On January 30 the heads of state of the United Kingdom, Spain, Italy, Portugal, Hungary, Poland, Denmark and the Czech Republic issued a call for "unity" between Europe and the United States, delivering a rebuff to the governments of France and Germany, both of which have expressed disagreement with the U.S.-led drive to war.
Writing in the January 30 National Post, Jan Cienski noted that the French "opposition is qualified. The aircraft carrier Charles de Gaulle is heading toward the Gulf and French forces could swiftly be in place if Paris chooses." Cienski also observed that when U.S. troops move "out of Germany, their bases will be protected by German forces and the move will be facilitated by German logistics."
Up to this point, reported the Post "only two [allies] look sure to provide troops that could come into harm’s way, Britain and Australia." London has 30,000 troops on the way, and the Australian military is sending a transport ship, special forces, and a dozen fighter jets. "The Czech Republic and Poland have small groups of specialized troops in the area as well," wrote Cienski, adding that the "number may increase if the UN Security Council backs" the attack.
The article also noted that "every Arab nation on the Persian Gulf, including Kuwait, Qatar, Bahrain and Oman, is either on board politically or has offered use of its bases, crucial for the U.S. military, which needs local staging points to launch an invasion." Of the regional allies, Kuwait and Turkey have both agreed to station tens of thousands of U.S. troops on their soil.

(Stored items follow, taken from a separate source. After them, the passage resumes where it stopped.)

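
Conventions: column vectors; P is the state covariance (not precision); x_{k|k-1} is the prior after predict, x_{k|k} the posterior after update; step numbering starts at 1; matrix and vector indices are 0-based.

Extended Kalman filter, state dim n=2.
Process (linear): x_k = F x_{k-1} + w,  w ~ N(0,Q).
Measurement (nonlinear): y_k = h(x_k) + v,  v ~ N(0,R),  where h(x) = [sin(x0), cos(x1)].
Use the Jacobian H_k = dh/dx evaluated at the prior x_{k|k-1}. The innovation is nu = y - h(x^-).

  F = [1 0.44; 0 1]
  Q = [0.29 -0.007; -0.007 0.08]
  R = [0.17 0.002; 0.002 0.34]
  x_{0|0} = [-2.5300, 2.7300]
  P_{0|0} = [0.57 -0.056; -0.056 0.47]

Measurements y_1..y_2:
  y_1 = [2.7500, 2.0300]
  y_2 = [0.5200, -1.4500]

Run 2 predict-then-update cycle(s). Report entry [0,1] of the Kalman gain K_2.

K[0,1] = -0.0498

step 1: x^-=[-1.3288, 2.7300]  P^-=[0.9017 0.1438; 0.1438 0.5500]  H_jac=[0.2396 0.0000; 0.0000 -0.4001]  S=[0.2218 -0.0118; -0.0118 0.4280]  K=[0.9686 -0.1077; 0.1282 -0.5105]  nu=[3.7209, 2.9465]  x^+=[1.9578, 1.7029]  P^+=[0.6862 0.0867; 0.0867 0.4332]
step 2: x^-=[2.7070, 1.7029]  P^-=[1.1364 0.2703; 0.2703 0.5132]  H_jac=[-0.9071 0.0000; 0.0000 -0.9913]  S=[1.1050 0.2451; 0.2451 0.8443]  K=[-0.9218 -0.0498; -0.0943 -0.5752]  nu=[0.0990, -1.3183]  x^+=[2.6815, 2.4518]  P^+=[0.1729 0.0190; 0.0190 0.1975]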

For many government leaders--especially those in the imperialist countries--the decision to join or back the assault will be mixed with resentment over the display of U.S. military predominance, wrote New York Times contributing columnist Sergue Shmemann in a February 2 piece entitled, "America’s War Train Is Leaving The Station." Shmemann commented, "Most world leaders are thinking less about how best to deal with Mr. Hussein than how to deal with an unstoppable superpower."
While they continue to use Iraq’s alleged possession of "weapons of mass destruction" as the principal pretext for their hostile stance toward Iraq, U.S. officers are reportedly preparing for the possible use of nuclear weapons in the assault.

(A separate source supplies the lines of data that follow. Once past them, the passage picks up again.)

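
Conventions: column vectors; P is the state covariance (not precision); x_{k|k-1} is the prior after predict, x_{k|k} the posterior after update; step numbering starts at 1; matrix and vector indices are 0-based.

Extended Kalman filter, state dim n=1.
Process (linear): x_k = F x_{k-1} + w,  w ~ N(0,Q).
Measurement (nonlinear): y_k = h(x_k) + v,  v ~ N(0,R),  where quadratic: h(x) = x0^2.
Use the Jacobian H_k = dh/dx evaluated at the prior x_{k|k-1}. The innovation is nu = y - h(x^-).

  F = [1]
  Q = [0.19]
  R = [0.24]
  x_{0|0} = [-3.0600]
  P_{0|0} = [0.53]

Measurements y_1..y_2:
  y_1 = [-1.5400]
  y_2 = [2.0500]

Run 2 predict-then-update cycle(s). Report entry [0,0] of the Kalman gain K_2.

K[0,0] = -0.3268

step 1: x^-=[-3.0600]  P^-=[0.7200]  H_jac=[-6.1200]  S=[27.2072]  K=[-0.1620]  nu=[-10.9036]  x^+=[-1.2941]  P^+=[0.0064]
step 2: x^-=[-1.2941]  P^-=[0.1964]  H_jac=[-2.5882]  S=[1.5553]  K=[-0.3268]  nu=[0.3754]  x^+=[-1.4167]  P^+=[0.0303]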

"Military planners have been actively studying lists of potential targets and considering options, including the possible use of so-called bunker-buster nuclear weapons against deeply buried military targets," wrote Paul Richter in the Los Angeles Times.
"In the last year, Bush administration officials have repeatedly made clear that they want to be better prepared to consider the nuclear option against the threat of ‘weapons of mass destruction,’" Richter wrote. He noted that "the Pentagon has changed the bureaucratic oversight of nuclear weapons so that they are no longer treated as a special category of arms but are grouped with conventional military options."

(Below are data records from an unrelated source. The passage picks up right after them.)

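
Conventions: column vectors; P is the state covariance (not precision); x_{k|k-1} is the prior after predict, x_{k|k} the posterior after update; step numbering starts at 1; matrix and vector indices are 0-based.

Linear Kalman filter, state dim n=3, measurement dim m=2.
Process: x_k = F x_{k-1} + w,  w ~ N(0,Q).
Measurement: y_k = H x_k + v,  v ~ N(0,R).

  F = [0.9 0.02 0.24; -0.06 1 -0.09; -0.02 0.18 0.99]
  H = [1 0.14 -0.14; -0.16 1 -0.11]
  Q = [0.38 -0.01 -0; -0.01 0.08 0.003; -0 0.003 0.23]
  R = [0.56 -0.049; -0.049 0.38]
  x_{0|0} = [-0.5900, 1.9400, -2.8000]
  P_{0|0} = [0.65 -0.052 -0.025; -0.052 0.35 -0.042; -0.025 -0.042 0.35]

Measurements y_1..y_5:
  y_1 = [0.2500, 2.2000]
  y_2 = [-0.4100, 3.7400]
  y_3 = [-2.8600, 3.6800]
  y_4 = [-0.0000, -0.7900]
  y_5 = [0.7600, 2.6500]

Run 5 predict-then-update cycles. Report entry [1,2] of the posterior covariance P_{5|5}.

P_post[1,2] = 0.0502

step 1: x^-=[-1.1642, 2.2274, -2.4110]  P^-=[0.9137 -0.1000 0.0395; -0.1000 0.4487 -0.0023; 0.0395 -0.0023 0.5710]  S=[1.4547 -0.2245; -0.2245 0.8929]  K=[0.5944 -0.1312; 0.0572 0.5351; -0.0420 -0.0905]  nu=[0.7648, -0.4789]  x^+=[-0.6467, 2.0149, -2.3998]  P^+=[0.3493 -0.0171 0.0544; -0.0171 0.2020 0.0383; 0.0544 0.0383 0.5629]
step 2: x^-=[-1.1177, 2.2697, -2.0001]  P^-=[0.7187 -0.0484 0.1760; -0.0484 0.2836 0.0243; 0.1760 0.0243 0.8000]  S=[1.2361 -0.1785; -0.1785 0.7080]  K=[0.5383 -0.1224; 0.0509 0.4205; 0.0372 -0.1204]  nu=[0.1099, 1.0715]  x^+=[-1.1897, 2.7259, -2.1250]  P^+=[0.3264 -0.0066 0.1285; -0.0066 0.1628 0.0595; 0.1285 0.0595 0.7864]
step 3: x^-=[-1.5262, 2.9885, -1.5893]  P^-=[0.7455 -0.0453 0.2981; -0.0453 0.2418 0.0134; 0.2981 0.0134 1.0223]  S=[1.2336 -0.1912; -0.1912 0.6753]  K=[0.5439 -0.1383; 0.0481 0.3803; 0.0977 -0.1897]  nu=[-1.9747, 0.2725]  x^+=[-2.6380, 2.9971, -1.8340]  P^+=[0.3389 -0.0038 0.1925; -0.0038 0.1483 0.0616; 0.1925 0.0616 0.9791]
step 4: x^-=[-2.7544, 3.3205, -1.2234]  P^-=[0.7945 -0.0536 0.4009; -0.0536 0.2289 -0.0081; 0.4009 -0.0081 1.2090]  S=[1.2558 -0.2117; -0.2117 0.6769]  K=[0.5553 -0.1584; 0.0455 0.3664; 0.1398 -0.2594]  nu=[2.1183, -4.6857]  x^+=[-0.8357, 1.7001, 0.2884]  P^+=[0.3530 -0.0045 0.2404; -0.0045 0.1425 0.0566; 0.2404 0.0566 1.1235]
step 5: x^-=[-0.6489, 1.7243, 0.6083]  P^-=[0.8350 -0.0640 0.4770; -0.0640 0.2258 -0.0296; 0.4770 -0.0296 1.3466]  S=[1.2755 -0.2300; -0.2300 0.6873]  K=[0.5637 -0.1752; 0.0433 0.3627; 0.1663 -0.3140]  nu=[1.2526, 0.8888]  x^+=[-0.0985, 2.1009, 0.5375]  P^+=[0.3632 -0.0061 0.2722; -0.0061 0.1402 0.0502; 0.2722 0.0502 1.2195]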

Increased pressure on north Korea
Meanwhile, the Bush administration has further ratcheted up the pressure on north Korea. In the latest move, Secretary of Defense Donald Rumsfeld announced February 3 that 24 long-range bombers had been put on alert for "possible deployment within range" of the workers state, reported the Times.
U.S. officials have floated the option of an air strike against the Yongbyon nuclear power plant (see article page 3). The north is restarting the plant to partially compensate for the cutoff in fuel oil shipments by Washington, Tokyo, and Seoul.
In the budget it has just presented to Congress, the Bush administration has cemented this cutoff, eliminating virtually all funding for the 1994 agreement that initiated the supply of fuel, and adding to the economic pressure on Pyongyang.